Which doesn’t have much to do with writing, other than if it shows up, it’ll get written. Unless it’s nettles. For those I’ll get out the weed killer.

Learning to write is partly nurturing the good ideas, but you also have to learn to identify the nettles and deal with them. And that’s the real trick. Because some readers’ nettles are other readers necessities. A lot of that is genre specific. What a regular reader of Science Fiction is looking forward to is entirely different than what a Romance reader expects. It’s hard to please both (better off not even try, IMO.)

Other species of nettle are bad writing habits. I’ve revised a few of my early books since I got a better grasp of how to do some things. Dialog tags . . . Umm, the worst got caught before publication.

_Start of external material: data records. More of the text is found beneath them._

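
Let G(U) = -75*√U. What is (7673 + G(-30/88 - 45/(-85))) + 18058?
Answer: 25731 - 75*√26367/374 ≈ 25698.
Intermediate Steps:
(7673 + G(-30/88 - 45/(-85))) + 18058 = (7673 - 75*√(-30/88 - 45/(-85))) + 18058 = (7673 - 75*√(-30*1/88 - 45*(-1/85))) + 18058 = (7673 - 75*√(-15/44 + 9/17)) + 18058 = (7673 - 75*√26367/374) + 18058 = 25731 - 75*√26367/374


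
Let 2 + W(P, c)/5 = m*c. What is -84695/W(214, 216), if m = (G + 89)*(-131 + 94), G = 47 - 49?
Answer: 16939/695306 ≈ 0.024362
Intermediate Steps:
G = -2
m = -3219 (m = (-2 + 89)*(-131 + 94) = 87*(-37) = -3219)
W(P, c) = -10 - 16095*c (W(P, c) = -10 + 5*(-3219*c) = -10 - 16095*c)
-84695/W(214, 216) = -84695/(-10 - 16095*216) = -84695/(-10 - 3476520) = -84695/(-3476530) = -84695*(-1/3476530) = 16939/695306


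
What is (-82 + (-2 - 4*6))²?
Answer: 11664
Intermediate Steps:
(-82 + (-2 - 4*6))² = (-82 + (-2 - 24))² = (-82 - 26)² = (-108)² = 11664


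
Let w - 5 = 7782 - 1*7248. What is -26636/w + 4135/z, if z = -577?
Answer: -17597737/311003 ≈ -56.584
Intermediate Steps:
w = 539 (w = 5 + (7782 - 1*7248) = 5 + (7782 - 7248) = 5 + 534 = 539)
-26636/w + 4135/z = -26636/539 + 4135/(-577) = -26636*1/539 + 4135*(-1/577) = -26636/539 - 4135/577 = -17597737/311003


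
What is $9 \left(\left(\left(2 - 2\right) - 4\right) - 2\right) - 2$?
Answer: $-56$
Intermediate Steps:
$9 \left(\left(\left(2 - 2\right) - 4\right) - 2\right) - 2 = 9 \left(\left(0 - 4\right) - 2\right) - 2 = 9 \left(-4 - 2\right) - 2 = 9 \left(-6\right) - 2 = -54 - 2 = -56$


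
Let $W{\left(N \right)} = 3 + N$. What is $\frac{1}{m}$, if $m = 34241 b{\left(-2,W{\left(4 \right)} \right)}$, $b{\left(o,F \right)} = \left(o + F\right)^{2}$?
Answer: $\frac{1}{856025} \approx 1.1682 \cdot 10^{-6}$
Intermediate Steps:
$b{\left(o,F \right)} = \left(F + o\right)^{2}$
$m = 856025$ ($m = 34241 \left(\left(3 + 4\right) - 2\right)^{2} = 34241 \left(7 - 2\right)^{2} = 34241 \cdot 5^{2} = 34241 \cdot 25 = 856025$)
$\frac{1}{m} = \frac{1}{856025}$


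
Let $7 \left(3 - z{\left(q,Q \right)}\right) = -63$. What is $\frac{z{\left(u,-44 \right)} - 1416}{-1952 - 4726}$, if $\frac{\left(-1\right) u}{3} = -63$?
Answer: $\frac{78}{371} \approx 0.21024$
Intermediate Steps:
$u = 189$ ($u = \left(-3\right) \left(-63\right) = 189$)
$z{\left(q,Q \right)} = 12$ ($z{\left(q,Q \right)} = 3 - -9 = 3 + 9 = 12$)
$\frac{z{\left(u,-44 \right)} - 1416}{-1952 - 4726} = \frac{12 - 1416}{-1952 - 4726} = - \frac{1404}{-6678} = \left(-1404\right) \left(- \frac{1}{6678}\right) = \frac{78}{371}$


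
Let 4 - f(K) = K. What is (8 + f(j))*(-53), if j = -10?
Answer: -1166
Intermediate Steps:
f(K) = 4 - K
(8 + f(j))*(-53) = (8 + (4 - 1*(-10)))*(-53) = (8 + (4 + 10))*(-53) = (8 + 14)*(-53) = 22*(-53) = -1166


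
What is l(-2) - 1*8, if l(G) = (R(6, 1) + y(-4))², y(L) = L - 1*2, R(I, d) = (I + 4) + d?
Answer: 17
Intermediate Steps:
R(I, d) = 4 + I + d (R(I, d) = (4 + I) + d = 4 + I + d)
y(L) = -2 + L (y(L) = L - 2 = -2 + L)
l(G) = 25 (l(G) = ((4 + 6 + 1) + (-2 - 4))² = (11 - 6)² = 5² = 25)
l(-2) - 1*8 = 25 - 1*8 = 25 - 8 = 17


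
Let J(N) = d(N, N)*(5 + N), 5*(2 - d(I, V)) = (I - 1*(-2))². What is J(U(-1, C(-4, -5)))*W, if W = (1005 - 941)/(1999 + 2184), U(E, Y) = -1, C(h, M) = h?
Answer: 2304/20915 ≈ 0.11016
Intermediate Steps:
d(I, V) = 2 - (2 + I)²/5 (d(I, V) = 2 - (I - 1*(-2))²/5 = 2 - (I + 2)²/5 = 2 - (2 + I)²/5)
J(N) = (2 - (2 + N)²/5)*(5 + N)
W = 64/4183 ≈ 0.015300
J(U(-1, C(-4, -5)))*W = -(-10 + (2 - 1)²)*(5 - 1)/5*(64/4183) = -⅕*(-10 + 1²)*4*(64/4183) = -⅕*(-10 + 1)*4*(64/4183) = -⅕*(-9)*4*(64/4183) = (36/5)*(64/4183) = 2304/20915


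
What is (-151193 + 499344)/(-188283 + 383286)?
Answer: 348151/195003 ≈ 1.7854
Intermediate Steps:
(-151193 + 499344)/(-188283 + 383286) = 348151/195003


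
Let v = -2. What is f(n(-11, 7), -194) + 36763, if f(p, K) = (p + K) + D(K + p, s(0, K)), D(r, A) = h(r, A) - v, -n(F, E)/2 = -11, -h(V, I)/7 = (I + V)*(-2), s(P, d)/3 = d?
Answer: 26037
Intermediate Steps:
s(P, d) = 3*d
h(V, I) = 14*I + 14*V (h(V, I) = -7*(I + V)*(-2) = -7*(-2*I - 2*V) = 14*I + 14*V)
n(F, E) = 22 (n(F, E) = -2*(-11) = 22)
D(r, A) = 2 + 14*A + 14*r (D(r, A) = (14*A + 14*r) - 1*(-2) = (14*A + 14*r) + 2 = 2 + 14*A + 14*r)
f(p, K) = 2 + 15*p + 57*K (f(p, K) = (p + K) + (2 + 14*(3*K) + 14*(K + p)) = (K + p) + (2 + 42*K + (14*K + 14*p)) = (K + p) + (2 + 14*p + 56*K) = 2 + 15*p + 57*K)
f(n(-11, 7), -194) + 36763 = (2 + 15*22 + 57*(-194)) + 36763 = (2 + 330 - 11058) + 36763 = -10726 + 36763 = 26037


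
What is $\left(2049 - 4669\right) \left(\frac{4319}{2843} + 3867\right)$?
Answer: $- \frac{28815284000}{2843} \approx -1.0136 \cdot 10^{7}$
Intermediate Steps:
$\left(2049 - 4669\right) \left(\frac{4319}{2843} + 3867\right) = - 2620 \left(4319 \cdot \frac{1}{2843} + 3867\right) = - 2620 \left(\frac{4319}{2843} + 3867\right) = \left(-2620\right) \frac{10998200}{2843} = - \frac{28815284000}{2843}$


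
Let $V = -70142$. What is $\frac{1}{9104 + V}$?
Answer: $- \frac{1}{61038} \approx -1.6383 \cdot 10^{-5}$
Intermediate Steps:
$\frac{1}{9104 + V} = \frac{1}{9104 - 70142} = \frac{1}{-61038} = - \frac{1}{61038}$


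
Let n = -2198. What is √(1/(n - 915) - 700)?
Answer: I*√6783541413/3113 ≈ 26.458*I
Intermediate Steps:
√(1/(n - 915) - 700) = √(1/(-2198 - 915) - 700) = √(1/(-3113) - 700) = √(-1/3113 - 700) = √(-2179101/3113) = I*√6783541413/3113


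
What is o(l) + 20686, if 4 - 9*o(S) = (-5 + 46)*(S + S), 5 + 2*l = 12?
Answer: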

But nettles aside, the best comparison between gardening and writing is the sheer size of the job and the inability to concentrate on what needs to be done . . . because everything else also needs to be done.

In my specific case I was just getting started on the next book when I had a thought. “I have chopped the head off the Evil Empire . . . but it’s going to take time to come crashing down, and look a lot different on different Worlds (cross dimensional, not interstellar) so what are the main ways it’s going to happen?”

All right, I could look at a small totally unprepared group having to scramble to survive. No prob, on the way!

And then a large world where the rebels suddenly have a real chance of winning. And between hating the people who conquered them a couple of centuries ago, and developing a liking for the power . . . become worse than their former masters. (That story’s getting a little grim, going have trouble getting a few people out safe and calling it a happy ever after.)

And then a high tech, research world, dependent on trade for way too many things scrambling to find new sources, or develop them, themselves, while not looking like a tasty snack to the larger worlds thinking they could be the nucleus of a New Empire.

Three neat little ideas, right? So how come I’ve got one rough draft and two stalled out at the 3/4ths done point so I could write the fourth?

Maybe I’ll just go mow the lawn.

Meantime, here’s the beheading of the empire:

10 thoughts on “Strays

  1. Ah, the decline of empires when entire cultures go through the meat-grinder of history.
    Your lawn is a good analogy for that: cultivate your Kentucky Bluegrass and it works for a while but as soon as you quit, the weeds move in, divide and conquer, and the bluegrass you pampered fades away into a clump here or there.

  2. “Well, you can’t really call it a lawn, but at least all the weeds are neatly trimmed.”

  3. I have a half-plucked hen because she was out (no notion why she was out) when I let the dogs out and my legacy Shitz-Poo found this irresistible. My back yard looks like it snowed or something. (She is my only white hen.)

  4. Eh … well, you got a new critter.
    In my next-door app, which is till fairly sane and non-political, some of the other members seem to have adopted a wandering peacock… whose name, in the app, is now Steve. He is spectacular, friendly and roving through certain of the neighborhoods. Frankly, I think this is rather endearing.
    In my grandmother’s tiny home in South Pasadena, there was an escaped peacock from some grand estate, who made a permanent roost in the oak in their yard for years.
    Your new rooster is probably a lot less noisier than a peacock…

    1. Yeah, I have peacocks too. Well “I” don’t have peacocks, my neighbor does, and they roam the neighborhood. And it’s apparently breeding season because they’re attacking their reflections in the big windows and my black truck. The paintball gun has been deployed.